Вот моя исповедь, когда-то узнаю, что ты ее выслушал? В исполнении моего желания не хочу сомневаться а все зависит от тебя.
В продолжение всего этого времени хлопочу и хвораю. Странное положение: ничего нет особенно значительного, а сам не свой. Нездоровье во всем мешает и все делаешь нехотя и оттого неудачно. Все здешние мои товарищи всячески стараются рассеять мою хандру, но до сих пор мы все не успеваем. Кажется, я прежде не был таков, и мне прескучно это глупое состояние. Нечто похожее на состояние Ивана Васильевича: ты можешь представить, как мне странно самому находить это сходство и не уметь пересилить себя. Это расположение отзывается и в письмах: пишу к родным по обыкновению, но не так, как бы хотелось, и им это прискорбно…
Басаргин в полном смысле хозяин. Завелся маленьким домиком и дела ведет порядком: все есть и все как должно. Завидую этой способности, но подражать не умею. Мысль не к тому стремится…
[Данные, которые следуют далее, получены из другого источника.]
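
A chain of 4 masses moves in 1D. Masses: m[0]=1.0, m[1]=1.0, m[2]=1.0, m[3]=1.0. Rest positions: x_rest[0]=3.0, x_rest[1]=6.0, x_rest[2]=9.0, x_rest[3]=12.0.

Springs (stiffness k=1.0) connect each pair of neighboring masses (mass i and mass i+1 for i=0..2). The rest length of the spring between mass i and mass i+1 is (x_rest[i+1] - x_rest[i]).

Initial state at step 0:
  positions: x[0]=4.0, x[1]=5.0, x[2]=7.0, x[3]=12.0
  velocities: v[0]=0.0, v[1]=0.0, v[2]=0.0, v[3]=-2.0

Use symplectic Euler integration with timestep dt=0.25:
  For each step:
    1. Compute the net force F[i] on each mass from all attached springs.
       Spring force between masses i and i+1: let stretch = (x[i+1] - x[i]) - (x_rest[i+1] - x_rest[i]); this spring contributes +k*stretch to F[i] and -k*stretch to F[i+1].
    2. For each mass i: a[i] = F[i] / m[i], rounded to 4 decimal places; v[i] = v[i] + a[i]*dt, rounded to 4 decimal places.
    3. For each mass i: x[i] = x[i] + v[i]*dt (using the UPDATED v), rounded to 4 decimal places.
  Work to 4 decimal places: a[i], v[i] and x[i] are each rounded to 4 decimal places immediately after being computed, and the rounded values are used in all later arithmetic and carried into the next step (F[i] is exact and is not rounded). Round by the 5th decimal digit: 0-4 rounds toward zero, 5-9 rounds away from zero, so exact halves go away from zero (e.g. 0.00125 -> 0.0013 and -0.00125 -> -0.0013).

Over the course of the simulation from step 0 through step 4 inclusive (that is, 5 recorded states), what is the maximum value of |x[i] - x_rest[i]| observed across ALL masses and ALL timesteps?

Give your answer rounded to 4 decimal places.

Step 0: x=[4.0000 5.0000 7.0000 12.0000] v=[0.0000 0.0000 0.0000 -2.0000]
Step 1: x=[3.8750 5.0625 7.1875 11.3750] v=[-0.5000 0.2500 0.7500 -2.5000]
Step 2: x=[3.6367 5.1836 7.5039 10.6758] v=[-0.9531 0.4844 1.2656 -2.7969]
Step 3: x=[3.3076 5.3531 7.8735 9.9658] v=[-1.3164 0.6778 1.4785 -2.8399]
Step 4: x=[2.9189 5.5522 8.2164 9.3126] v=[-1.5550 0.7965 1.3715 -2.6130]
Max displacement = 2.6874

Answer: 2.6874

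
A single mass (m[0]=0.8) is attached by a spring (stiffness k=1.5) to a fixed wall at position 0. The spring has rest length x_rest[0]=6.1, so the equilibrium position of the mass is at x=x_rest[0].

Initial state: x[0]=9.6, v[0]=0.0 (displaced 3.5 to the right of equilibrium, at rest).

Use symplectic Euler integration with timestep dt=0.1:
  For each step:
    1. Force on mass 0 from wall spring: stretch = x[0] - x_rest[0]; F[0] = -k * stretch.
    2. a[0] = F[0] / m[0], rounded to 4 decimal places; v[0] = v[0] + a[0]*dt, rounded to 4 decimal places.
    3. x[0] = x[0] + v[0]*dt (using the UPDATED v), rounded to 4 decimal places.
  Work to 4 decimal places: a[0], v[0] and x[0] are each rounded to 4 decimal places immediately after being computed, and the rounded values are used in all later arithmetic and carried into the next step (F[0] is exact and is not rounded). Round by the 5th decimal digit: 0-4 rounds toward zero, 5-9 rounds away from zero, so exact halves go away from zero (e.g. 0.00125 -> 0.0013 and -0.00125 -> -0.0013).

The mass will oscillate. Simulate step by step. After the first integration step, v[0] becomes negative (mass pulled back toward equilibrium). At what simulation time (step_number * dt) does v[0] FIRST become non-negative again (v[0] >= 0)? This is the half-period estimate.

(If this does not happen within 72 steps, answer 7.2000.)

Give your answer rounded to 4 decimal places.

Step 0: x=[9.6000] v=[0.0000]
Step 1: x=[9.5344] v=[-0.6563]
Step 2: x=[9.4044] v=[-1.3003]
Step 3: x=[9.2124] v=[-1.9199]
Step 4: x=[8.9621] v=[-2.5035]
Step 5: x=[8.6581] v=[-3.0401]
Step 6: x=[8.3061] v=[-3.5197]
Step 7: x=[7.9128] v=[-3.9333]
Step 8: x=[7.4855] v=[-4.2732]
Step 9: x=[7.0322] v=[-4.5330]
Step 10: x=[6.5614] v=[-4.7078]
Step 11: x=[6.0820] v=[-4.7943]
Step 12: x=[5.6029] v=[-4.7909]
Step 13: x=[5.1331] v=[-4.6977]
Step 14: x=[4.6815] v=[-4.5164]
Step 15: x=[4.2565] v=[-4.2504]
Step 16: x=[3.8660] v=[-3.9047]
Step 17: x=[3.5174] v=[-3.4858]
Step 18: x=[3.2172] v=[-3.0016]
Step 19: x=[2.9711] v=[-2.4611]
Step 20: x=[2.7837] v=[-1.8744]
Step 21: x=[2.6584] v=[-1.2526]
Step 22: x=[2.5977] v=[-0.6073]
Step 23: x=[2.6026] v=[0.0494]
First v>=0 after going negative at step 23, time=2.3000

Answer: 2.3000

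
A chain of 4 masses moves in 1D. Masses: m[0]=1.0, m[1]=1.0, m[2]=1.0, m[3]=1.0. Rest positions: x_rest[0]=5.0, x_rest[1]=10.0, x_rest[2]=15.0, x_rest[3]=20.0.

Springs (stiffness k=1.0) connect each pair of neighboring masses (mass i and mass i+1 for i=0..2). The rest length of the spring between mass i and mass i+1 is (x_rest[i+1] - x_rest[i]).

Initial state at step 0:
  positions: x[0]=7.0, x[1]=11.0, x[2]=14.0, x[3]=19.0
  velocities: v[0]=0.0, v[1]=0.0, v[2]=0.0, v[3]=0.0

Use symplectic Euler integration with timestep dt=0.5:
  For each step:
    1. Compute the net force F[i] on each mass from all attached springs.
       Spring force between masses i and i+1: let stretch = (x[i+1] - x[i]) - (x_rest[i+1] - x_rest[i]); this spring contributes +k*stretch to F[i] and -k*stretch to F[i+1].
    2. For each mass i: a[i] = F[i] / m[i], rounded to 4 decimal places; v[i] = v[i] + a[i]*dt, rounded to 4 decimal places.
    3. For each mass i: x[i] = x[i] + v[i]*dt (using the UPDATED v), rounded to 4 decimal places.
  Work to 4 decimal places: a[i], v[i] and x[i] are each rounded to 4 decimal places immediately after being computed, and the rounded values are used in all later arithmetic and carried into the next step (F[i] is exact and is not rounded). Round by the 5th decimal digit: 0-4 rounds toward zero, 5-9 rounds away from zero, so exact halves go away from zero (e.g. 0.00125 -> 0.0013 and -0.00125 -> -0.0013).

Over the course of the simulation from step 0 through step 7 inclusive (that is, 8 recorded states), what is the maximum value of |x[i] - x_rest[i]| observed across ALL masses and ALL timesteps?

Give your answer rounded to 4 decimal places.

Step 0: x=[7.0000 11.0000 14.0000 19.0000] v=[0.0000 0.0000 0.0000 0.0000]
Step 1: x=[6.7500 10.7500 14.5000 19.0000] v=[-0.5000 -0.5000 1.0000 0.0000]
Step 2: x=[6.2500 10.4375 15.1875 19.1250] v=[-1.0000 -0.6250 1.3750 0.2500]
Step 3: x=[5.5469 10.2656 15.6719 19.5157] v=[-1.4063 -0.3438 0.9688 0.7813]
Step 4: x=[4.7734 10.2656 15.7657 20.1954] v=[-1.5470 0.0000 0.1876 1.3594]
Step 5: x=[4.1230 10.2676 15.5919 21.0177] v=[-1.3009 0.0040 -0.3476 1.6446]
Step 6: x=[3.7587 10.0645 15.4435 21.7336] v=[-0.7286 -0.4062 -0.2969 1.4317]
Step 7: x=[3.7209 9.6297 15.5229 22.1270] v=[-0.0757 -0.8696 0.1587 0.7867]
Max displacement = 2.1270

Answer: 2.1270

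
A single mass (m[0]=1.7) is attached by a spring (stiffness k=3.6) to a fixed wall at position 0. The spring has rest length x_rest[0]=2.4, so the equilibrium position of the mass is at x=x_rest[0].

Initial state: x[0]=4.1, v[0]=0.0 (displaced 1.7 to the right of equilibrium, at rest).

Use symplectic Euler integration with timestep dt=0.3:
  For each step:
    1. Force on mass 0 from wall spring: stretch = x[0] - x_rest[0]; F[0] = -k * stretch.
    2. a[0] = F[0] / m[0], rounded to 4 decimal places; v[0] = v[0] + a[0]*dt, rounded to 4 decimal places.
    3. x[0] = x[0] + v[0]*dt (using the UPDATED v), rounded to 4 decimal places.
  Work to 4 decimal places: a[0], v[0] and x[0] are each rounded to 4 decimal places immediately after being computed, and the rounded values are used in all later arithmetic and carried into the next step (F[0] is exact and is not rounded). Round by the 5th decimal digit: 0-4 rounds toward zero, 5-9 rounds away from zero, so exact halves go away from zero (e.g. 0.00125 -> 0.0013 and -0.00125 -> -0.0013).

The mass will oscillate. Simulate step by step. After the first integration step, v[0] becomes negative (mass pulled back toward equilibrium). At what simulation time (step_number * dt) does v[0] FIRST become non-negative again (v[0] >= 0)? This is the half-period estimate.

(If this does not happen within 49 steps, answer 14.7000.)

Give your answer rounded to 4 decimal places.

Answer: 2.4000

Derivation:
Step 0: x=[4.1000] v=[0.0000]
Step 1: x=[3.7760] v=[-1.0800]
Step 2: x=[3.1897] v=[-1.9542]
Step 3: x=[2.4529] v=[-2.4559]
Step 4: x=[1.7061] v=[-2.4895]
Step 5: x=[1.0915] v=[-2.0487]
Step 6: x=[0.7263] v=[-1.2174]
Step 7: x=[0.6801] v=[-0.1541]
Step 8: x=[0.9617] v=[0.9385]
First v>=0 after going negative at step 8, time=2.4000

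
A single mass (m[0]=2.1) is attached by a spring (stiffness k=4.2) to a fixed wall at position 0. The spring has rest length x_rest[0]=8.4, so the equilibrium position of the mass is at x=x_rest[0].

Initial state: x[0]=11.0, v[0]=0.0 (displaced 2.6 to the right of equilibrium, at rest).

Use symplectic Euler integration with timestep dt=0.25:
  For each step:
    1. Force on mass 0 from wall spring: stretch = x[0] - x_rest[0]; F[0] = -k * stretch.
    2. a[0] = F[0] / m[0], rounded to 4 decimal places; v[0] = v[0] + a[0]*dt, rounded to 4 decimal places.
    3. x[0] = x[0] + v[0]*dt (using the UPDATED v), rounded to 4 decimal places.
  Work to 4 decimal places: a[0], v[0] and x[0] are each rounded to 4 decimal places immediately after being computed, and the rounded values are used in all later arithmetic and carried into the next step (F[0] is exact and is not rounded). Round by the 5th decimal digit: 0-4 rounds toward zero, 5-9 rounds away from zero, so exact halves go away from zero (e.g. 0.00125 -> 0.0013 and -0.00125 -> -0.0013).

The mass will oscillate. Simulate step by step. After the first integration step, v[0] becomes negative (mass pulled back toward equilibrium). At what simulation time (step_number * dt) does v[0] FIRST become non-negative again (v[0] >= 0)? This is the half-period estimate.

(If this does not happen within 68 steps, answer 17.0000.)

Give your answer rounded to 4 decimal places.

Answer: 2.2500

Derivation:
Step 0: x=[11.0000] v=[0.0000]
Step 1: x=[10.6750] v=[-1.3000]
Step 2: x=[10.0656] v=[-2.4375]
Step 3: x=[9.2480] v=[-3.2703]
Step 4: x=[8.3244] v=[-3.6943]
Step 5: x=[7.4103] v=[-3.6565]
Step 6: x=[6.6199] v=[-3.1617]
Step 7: x=[6.0520] v=[-2.2717]
Step 8: x=[5.7776] v=[-1.0977]
Step 9: x=[5.8310] v=[0.2135]
First v>=0 after going negative at step 9, time=2.2500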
Верный твой друг И. Пущин.
Ивашевы дружески тебе кланяются. К. П. с участием расспрашивает часто о всех твоих. Премилая старушка madame Ledantu.
31. Е. П. Оболенскому
№ 4. 12 генваря 1840 г., Туринск.
…Существование мое здесь не представляет ничего любопытного – все время как-то нездоровится, и оттого недоволен своим расположением духа. На готовую землю пало грустное, сильное впечатление. Ты с участием разделишь горе бедного Ивашева. 30 декабря он лишился доброй жены – ты можешь себе представить, как этот жестокий удар поразил нас всех – трудно привыкнуть к мысли, что ее уже нет с нами. Десять дней только она была больна – нервическая горячка прекратила существование этой милой женщины. Она расставалась с жизнью, со всем, что ей дорого в этом мире, как должно христианке… Укрепившись причащением святых тайн, она с спокойною душой утешала мужа и мать, детей благословила, простилась с друзьями. Осиротели мы все без нее, – эта ранняя потеря тяготит сердце невольным ропотом. Ивашев горюет, но понимает свею обязанность к детям: она заставляет его находить твердость, необходимую в таких трудных испытаниях. Ему подает достойный пример почтенная madame Ledantu. Я с истинным уважением смотрю на ее высокую покорность воле провидения.